Estuvieron a intervalos entre el seco y el vapor. Charlaron, rieron, se contaron cosas de sus vidas y se acercaron primero rozándose los brazos, Javier le pasó sobre la piel una crema que suavizó el cuerpo de Marianela y al fin se besaron suavemente. Algo de sorpresa reflejaron sus ojos cuando se miraron. Volvieron a reír, cómplices.
Se metieron en la piscina y Javier la abrazó un poco: “Tengo mariposas en el estómago”, dijo ella. Cuando salieron, la noche brillaba en la calle.
—Tengo hambre y estoy muerta —dijo Marianela haciendo un gesto de desvanecerse—, comamos un perro caliente.
—Con una cerveza —asintió Javier—, vamos a mi casa, está a dos cuadras.

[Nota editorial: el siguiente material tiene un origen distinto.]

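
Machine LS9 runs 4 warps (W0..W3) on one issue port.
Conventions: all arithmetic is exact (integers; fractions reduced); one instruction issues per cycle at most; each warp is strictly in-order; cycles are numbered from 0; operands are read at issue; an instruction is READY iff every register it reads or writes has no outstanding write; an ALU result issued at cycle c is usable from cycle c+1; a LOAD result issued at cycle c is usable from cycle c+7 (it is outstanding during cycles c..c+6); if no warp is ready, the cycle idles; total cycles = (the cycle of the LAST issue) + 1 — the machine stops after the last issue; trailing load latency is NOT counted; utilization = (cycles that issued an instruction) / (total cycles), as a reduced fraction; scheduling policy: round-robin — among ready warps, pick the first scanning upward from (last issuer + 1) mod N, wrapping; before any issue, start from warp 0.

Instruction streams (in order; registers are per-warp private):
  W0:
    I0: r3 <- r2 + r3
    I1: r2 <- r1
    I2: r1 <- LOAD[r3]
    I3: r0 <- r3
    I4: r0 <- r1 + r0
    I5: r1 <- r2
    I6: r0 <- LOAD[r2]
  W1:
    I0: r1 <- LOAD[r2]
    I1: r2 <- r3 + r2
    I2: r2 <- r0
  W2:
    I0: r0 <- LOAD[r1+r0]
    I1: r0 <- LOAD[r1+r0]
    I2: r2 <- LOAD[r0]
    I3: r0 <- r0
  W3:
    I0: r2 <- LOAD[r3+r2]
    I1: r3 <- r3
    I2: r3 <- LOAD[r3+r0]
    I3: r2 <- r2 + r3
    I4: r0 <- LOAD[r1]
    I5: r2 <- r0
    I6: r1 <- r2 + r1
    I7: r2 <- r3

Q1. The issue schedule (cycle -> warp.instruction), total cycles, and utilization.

cycle 0: W0.I0
cycle 1: W1.I0
cycle 2: W2.I0
cycle 3: W3.I0
cycle 4: W0.I1
cycle 5: W1.I1
cycle 6: W3.I1
cycle 7: W0.I2
cycle 8: W1.I2
cycle 9: W2.I1
cycle 10: W3.I2
cycle 11: W0.I3
cycle 12: idle
cycle 13: idle
cycle 14: W0.I4
cycle 15: W0.I5
cycle 16: W2.I2
cycle 17: W3.I3
cycle 18: W0.I6
cycle 19: W2.I3
cycle 20: W3.I4
cycle 21: idle
cycle 22: idle
cycle 23: idle
cycle 24: idle
cycle 25: idle
cycle 26: idle
cycle 27: W3.I5
cycle 28: W3.I6
cycle 29: W3.I7

Answer: 30 cycles, utilization 11/15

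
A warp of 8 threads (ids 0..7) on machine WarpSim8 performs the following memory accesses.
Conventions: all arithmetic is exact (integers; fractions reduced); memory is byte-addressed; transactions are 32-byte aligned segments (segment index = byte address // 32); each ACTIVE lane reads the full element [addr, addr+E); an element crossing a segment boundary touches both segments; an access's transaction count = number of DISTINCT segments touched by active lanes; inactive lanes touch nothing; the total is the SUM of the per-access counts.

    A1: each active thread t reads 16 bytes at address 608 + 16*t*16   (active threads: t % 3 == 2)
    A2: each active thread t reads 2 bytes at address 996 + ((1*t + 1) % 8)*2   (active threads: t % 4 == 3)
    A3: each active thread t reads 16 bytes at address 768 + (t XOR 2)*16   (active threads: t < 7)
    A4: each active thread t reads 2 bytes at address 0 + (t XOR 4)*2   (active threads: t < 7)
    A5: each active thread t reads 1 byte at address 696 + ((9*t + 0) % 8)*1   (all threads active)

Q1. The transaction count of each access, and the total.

A1: 2 transactions
A2: 1 transaction
A3: 4 transactions
A4: 1 transaction
A5: 1 transaction

Answer: 2,1,4,1,1; total 9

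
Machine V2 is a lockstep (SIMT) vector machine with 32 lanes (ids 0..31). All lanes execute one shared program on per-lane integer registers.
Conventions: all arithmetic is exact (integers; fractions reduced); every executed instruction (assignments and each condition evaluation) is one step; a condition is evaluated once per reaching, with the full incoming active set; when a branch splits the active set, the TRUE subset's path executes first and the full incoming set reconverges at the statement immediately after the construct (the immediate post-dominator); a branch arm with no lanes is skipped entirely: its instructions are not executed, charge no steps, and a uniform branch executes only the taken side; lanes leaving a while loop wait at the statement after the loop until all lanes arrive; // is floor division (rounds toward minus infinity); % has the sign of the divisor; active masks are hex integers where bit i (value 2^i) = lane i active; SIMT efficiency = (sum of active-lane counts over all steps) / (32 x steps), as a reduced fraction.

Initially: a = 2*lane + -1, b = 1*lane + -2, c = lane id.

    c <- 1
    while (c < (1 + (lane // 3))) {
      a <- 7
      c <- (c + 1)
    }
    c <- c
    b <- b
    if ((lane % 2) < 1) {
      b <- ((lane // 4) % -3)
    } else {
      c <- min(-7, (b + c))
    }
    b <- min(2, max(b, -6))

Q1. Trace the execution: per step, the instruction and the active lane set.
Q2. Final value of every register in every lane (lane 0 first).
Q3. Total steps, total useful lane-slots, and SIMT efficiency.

step 0: c <- 1                       0xffffffff
step 1: eval (c < (1 + (lane // 3))) 0xffffffff
step 2: a <- 7                       0xfffffff8
step 3: c <- (c + 1)                 0xfffffff8
step 4: eval (c < (1 + (lane // 3))) 0xfffffff8
step 5: a <- 7                       0xffffffc0
step 6: c <- (c + 1)                 0xffffffc0
step 7: eval (c < (1 + (lane // 3))) 0xffffffc0
step 8: a <- 7                       0xfffffe00
step 9: c <- (c + 1)                 0xfffffe00
step 10: eval (c < (1 + (lane // 3))) 0xfffffe00
step 11: a <- 7                       0xfffff000
step 12: c <- (c + 1)                 0xfffff000
step 13: eval (c < (1 + (lane // 3))) 0xfffff000
step 14: a <- 7                       0xffff8000
step 15: c <- (c + 1)                 0xffff8000
step 16: eval (c < (1 + (lane // 3))) 0xffff8000
step 17: a <- 7                       0xfffc0000
step 18: c <- (c + 1)                 0xfffc0000
step 19: eval (c < (1 + (lane // 3))) 0xfffc0000
step 20: a <- 7                       0xffe00000
step 21: c <- (c + 1)                 0xffe00000
step 22: eval (c < (1 + (lane // 3))) 0xffe00000
step 23: a <- 7                       0xff000000
step 24: c <- (c + 1)                 0xff000000
step 25: eval (c < (1 + (lane // 3))) 0xff000000
step 26: a <- 7                       0xf8000000
step 27: c <- (c + 1)                 0xf8000000
step 28: eval (c < (1 + (lane // 3))) 0xf8000000
step 29: a <- 7                       0xc0000000
step 30: c <- (c + 1)                 0xc0000000
step 31: eval (c < (1 + (lane // 3))) 0xc0000000
step 32: c <- c                       0xffffffff
step 33: b <- b                       0xffffffff
step 34: eval ((lane % 2) < 1)        0xffffffff
step 35: b <- ((lane // 4) % -3)      0x55555555
step 36: c <- min(-7, (b + c))        0xaaaaaaaa
step 37: b <- min(2, max(b, -6))      0xffffffff

Answer: 38 steps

a: -1,1,3,7,7,7,7,7,7,7,7,7,7,7,7,7,7,7,7,7,7,7,7,7,7,7,7,7,7,7,7,7
b: 0,-1,0,1,-2,2,-2,2,-1,2,-1,2,0,2,0,2,-2,2,-2,2,-1,2,-1,2,0,2,0,2,-2,2,-2,2
c: 1,-7,1,-7,2,-7,3,-7,3,-7,4,-7,5,-7,5,-7,6,-7,7,-7,7,-7,8,-7,9,-7,9,-7,10,-7,11,-7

steps = 38; useful = 689; efficiency = 689/1216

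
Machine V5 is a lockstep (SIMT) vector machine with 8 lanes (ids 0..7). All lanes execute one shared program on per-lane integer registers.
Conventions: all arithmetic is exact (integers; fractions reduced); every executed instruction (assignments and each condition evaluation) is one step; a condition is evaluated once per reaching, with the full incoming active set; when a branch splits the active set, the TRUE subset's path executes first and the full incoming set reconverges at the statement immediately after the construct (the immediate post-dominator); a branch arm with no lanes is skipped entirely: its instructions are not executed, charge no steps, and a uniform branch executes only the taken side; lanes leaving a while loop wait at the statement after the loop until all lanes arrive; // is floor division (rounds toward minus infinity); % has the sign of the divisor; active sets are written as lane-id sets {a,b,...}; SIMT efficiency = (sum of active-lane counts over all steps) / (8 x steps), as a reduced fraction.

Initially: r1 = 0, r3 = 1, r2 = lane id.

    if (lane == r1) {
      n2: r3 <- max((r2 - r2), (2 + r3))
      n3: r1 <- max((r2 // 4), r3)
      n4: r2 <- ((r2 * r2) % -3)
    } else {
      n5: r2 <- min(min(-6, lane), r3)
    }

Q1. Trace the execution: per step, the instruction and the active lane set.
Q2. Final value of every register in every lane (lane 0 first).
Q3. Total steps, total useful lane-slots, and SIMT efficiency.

step 0: eval (lane == r1)            {0,1,2,3,4,5,6,7}
step 1: r3 <- max((r2 - r2), (2 + r3)) {0}
step 2: r1 <- max((r2 // 4), r3)     {0}
step 3: r2 <- ((r2 * r2) % -3)       {0}
step 4: r2 <- min(min(-6, lane), r3) {1,2,3,4,5,6,7}

Answer: 5 steps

r1: 3,0,0,0,0,0,0,0
r3: 3,1,1,1,1,1,1,1
r2: 0,-6,-6,-6,-6,-6,-6,-6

steps = 5; useful = 18; efficiency = 18/40 = 9/20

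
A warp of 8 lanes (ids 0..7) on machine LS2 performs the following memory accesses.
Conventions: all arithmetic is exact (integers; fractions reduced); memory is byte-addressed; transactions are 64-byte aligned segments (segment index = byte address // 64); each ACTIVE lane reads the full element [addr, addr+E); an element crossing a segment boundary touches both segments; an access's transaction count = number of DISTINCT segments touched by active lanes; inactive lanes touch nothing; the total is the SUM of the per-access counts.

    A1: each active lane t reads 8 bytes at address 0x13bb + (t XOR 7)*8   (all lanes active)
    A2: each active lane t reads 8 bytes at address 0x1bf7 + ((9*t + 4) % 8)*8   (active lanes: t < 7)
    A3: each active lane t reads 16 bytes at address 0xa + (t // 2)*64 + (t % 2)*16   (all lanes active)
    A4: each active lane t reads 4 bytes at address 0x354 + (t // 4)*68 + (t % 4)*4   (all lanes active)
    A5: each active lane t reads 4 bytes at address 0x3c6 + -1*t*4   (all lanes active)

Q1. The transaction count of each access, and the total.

A1: 2 transactions
A2: 2 transactions
A3: 4 transactions
A4: 2 transactions
A5: 2 transactions

Answer: 2,2,4,2,2; total 12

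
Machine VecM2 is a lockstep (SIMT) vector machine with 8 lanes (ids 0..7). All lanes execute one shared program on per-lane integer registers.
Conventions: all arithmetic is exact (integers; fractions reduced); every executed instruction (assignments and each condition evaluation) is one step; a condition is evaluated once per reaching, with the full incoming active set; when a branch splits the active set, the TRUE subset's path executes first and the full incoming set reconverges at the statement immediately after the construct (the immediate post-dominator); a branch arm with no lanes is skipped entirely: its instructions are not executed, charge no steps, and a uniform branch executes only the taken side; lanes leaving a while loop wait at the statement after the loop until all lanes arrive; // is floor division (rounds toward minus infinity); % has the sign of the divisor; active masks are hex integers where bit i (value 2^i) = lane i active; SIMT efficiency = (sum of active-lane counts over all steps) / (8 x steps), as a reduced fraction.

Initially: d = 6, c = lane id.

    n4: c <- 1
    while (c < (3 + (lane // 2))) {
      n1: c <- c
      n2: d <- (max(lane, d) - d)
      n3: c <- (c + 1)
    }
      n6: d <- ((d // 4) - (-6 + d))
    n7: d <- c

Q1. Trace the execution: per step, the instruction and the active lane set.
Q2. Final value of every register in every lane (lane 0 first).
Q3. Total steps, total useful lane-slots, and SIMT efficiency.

step 0: c <- 1                       0xff
step 1: eval (c < (3 + (lane // 2))) 0xff
step 2: c <- c                       0xff
step 3: d <- (max(lane, d) - d)      0xff
step 4: c <- (c + 1)                 0xff
step 5: eval (c < (3 + (lane // 2))) 0xff
step 6: c <- c                       0xff
step 7: d <- (max(lane, d) - d)      0xff
step 8: c <- (c + 1)                 0xff
step 9: eval (c < (3 + (lane // 2))) 0xff
step 10: c <- c                       0xfc
step 11: d <- (max(lane, d) - d)      0xfc
step 12: c <- (c + 1)                 0xfc
step 13: eval (c < (3 + (lane // 2))) 0xfc
step 14: c <- c                       0xf0
step 15: d <- (max(lane, d) - d)      0xf0
step 16: c <- (c + 1)                 0xf0
step 17: eval (c < (3 + (lane // 2))) 0xf0
step 18: c <- c                       0xc0
step 19: d <- (max(lane, d) - d)      0xc0
step 20: c <- (c + 1)                 0xc0
step 21: eval (c < (3 + (lane // 2))) 0xc0
step 22: d <- ((d // 4) - (-6 + d))   0xff
step 23: d <- c                       0xff

Answer: 24 steps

d: 3,3,4,4,5,5,6,6
c: 3,3,4,4,5,5,6,6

steps = 24; useful = 144; efficiency = 144/192 = 3/4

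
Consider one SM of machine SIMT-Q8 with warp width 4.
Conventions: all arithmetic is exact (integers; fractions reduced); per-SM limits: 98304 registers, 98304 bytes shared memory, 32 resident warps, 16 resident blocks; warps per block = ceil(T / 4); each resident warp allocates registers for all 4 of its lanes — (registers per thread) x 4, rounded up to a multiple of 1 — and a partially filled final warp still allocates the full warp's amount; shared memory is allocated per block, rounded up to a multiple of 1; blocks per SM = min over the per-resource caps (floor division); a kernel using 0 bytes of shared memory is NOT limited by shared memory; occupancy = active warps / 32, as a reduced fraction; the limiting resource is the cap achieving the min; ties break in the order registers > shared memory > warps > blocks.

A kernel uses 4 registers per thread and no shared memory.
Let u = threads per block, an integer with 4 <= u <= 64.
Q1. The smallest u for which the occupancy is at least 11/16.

Answer: u = 5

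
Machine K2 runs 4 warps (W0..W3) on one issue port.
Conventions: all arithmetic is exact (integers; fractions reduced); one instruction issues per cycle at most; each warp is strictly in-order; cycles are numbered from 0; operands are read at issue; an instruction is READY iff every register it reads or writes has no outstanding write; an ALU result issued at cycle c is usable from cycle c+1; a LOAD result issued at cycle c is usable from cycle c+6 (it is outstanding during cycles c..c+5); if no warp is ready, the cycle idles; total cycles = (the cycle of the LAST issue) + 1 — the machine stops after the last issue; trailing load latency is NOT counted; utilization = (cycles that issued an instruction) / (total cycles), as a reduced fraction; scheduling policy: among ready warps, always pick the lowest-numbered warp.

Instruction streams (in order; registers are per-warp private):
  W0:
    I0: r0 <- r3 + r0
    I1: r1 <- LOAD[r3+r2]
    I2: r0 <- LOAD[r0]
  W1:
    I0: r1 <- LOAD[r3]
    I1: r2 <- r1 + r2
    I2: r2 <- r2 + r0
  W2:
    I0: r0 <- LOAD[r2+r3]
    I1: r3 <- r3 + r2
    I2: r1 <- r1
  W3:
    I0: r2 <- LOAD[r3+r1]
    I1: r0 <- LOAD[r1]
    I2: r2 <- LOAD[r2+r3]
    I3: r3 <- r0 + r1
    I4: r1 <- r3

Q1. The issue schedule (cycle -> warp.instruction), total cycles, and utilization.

cycle 0: W0.I0
cycle 1: W0.I1
cycle 2: W0.I2
cycle 3: W1.I0
cycle 4: W2.I0
cycle 5: W2.I1
cycle 6: W2.I2
cycle 7: W3.I0
cycle 8: W3.I1
cycle 9: W1.I1
cycle 10: W1.I2
cycle 11: idle
cycle 12: idle
cycle 13: W3.I2
cycle 14: W3.I3
cycle 15: W3.I4

Answer: 16 cycles, utilization 7/8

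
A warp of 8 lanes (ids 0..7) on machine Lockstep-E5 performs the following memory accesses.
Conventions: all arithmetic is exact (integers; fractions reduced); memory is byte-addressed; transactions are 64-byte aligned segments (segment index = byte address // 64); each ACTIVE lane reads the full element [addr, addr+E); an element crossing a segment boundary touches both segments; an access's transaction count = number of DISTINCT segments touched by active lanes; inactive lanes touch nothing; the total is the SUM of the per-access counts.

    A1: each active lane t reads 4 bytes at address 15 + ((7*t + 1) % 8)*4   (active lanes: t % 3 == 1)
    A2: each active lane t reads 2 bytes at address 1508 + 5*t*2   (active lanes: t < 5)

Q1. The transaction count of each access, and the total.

A1: 1 transaction
A2: 2 transactions

Answer: 1,2; total 3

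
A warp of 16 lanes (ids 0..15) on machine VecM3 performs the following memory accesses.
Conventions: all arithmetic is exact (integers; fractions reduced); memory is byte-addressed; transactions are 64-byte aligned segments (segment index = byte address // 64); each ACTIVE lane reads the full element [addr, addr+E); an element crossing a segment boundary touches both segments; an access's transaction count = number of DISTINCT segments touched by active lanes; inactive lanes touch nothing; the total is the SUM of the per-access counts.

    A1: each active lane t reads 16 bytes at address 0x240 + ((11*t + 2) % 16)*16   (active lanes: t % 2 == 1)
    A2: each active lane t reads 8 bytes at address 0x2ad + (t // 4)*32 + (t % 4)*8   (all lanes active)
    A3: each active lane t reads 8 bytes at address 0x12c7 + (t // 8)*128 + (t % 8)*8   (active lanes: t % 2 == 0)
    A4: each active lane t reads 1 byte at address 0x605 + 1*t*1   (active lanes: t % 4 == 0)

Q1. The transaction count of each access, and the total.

A1: 4 transactions
A2: 3 transactions
A3: 2 transactions
A4: 1 transaction

Answer: 4,3,2,1; total 10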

En su casa, Javier preparó vasos, platos y servilletas. Comieron y bebieron conversando.
—¿Cantarás la canción que me prometiste? —dijo ella, mientras encendía un cigarrillo.
Javier afinó la guitarra y cantó modulando:

“Caminar contigo es una maravilla,
salir un momento a tomar un café…,
qué hermosa es tu alma,
qué bello es tu espíritu”


Marianela lo miró, se levantó y, dirigiéndose al cuarto, le dijo: “Me echaré un ratito, mientras cantas”. Javier la siguió llevando la guitarra. Cantó sentado a su lado, en el borde de la cama, en la penumbra de la habitación.
—¡Es hermosa! —dijo Marianela. Javier dejó la guitarra, se acercó, se besaron largamente y acarició su piel suave. Besó sus senos redondos y se desnudaron lentamente. Se miraron y se rieron, volvieron a besarse y se amaron desnudos despidiendo un olor nuevo. Mientras se amaban sonaron los celulares de ambos, uno primero, luego el otro, cada teléfono con una música aguda, electrónica, delirante.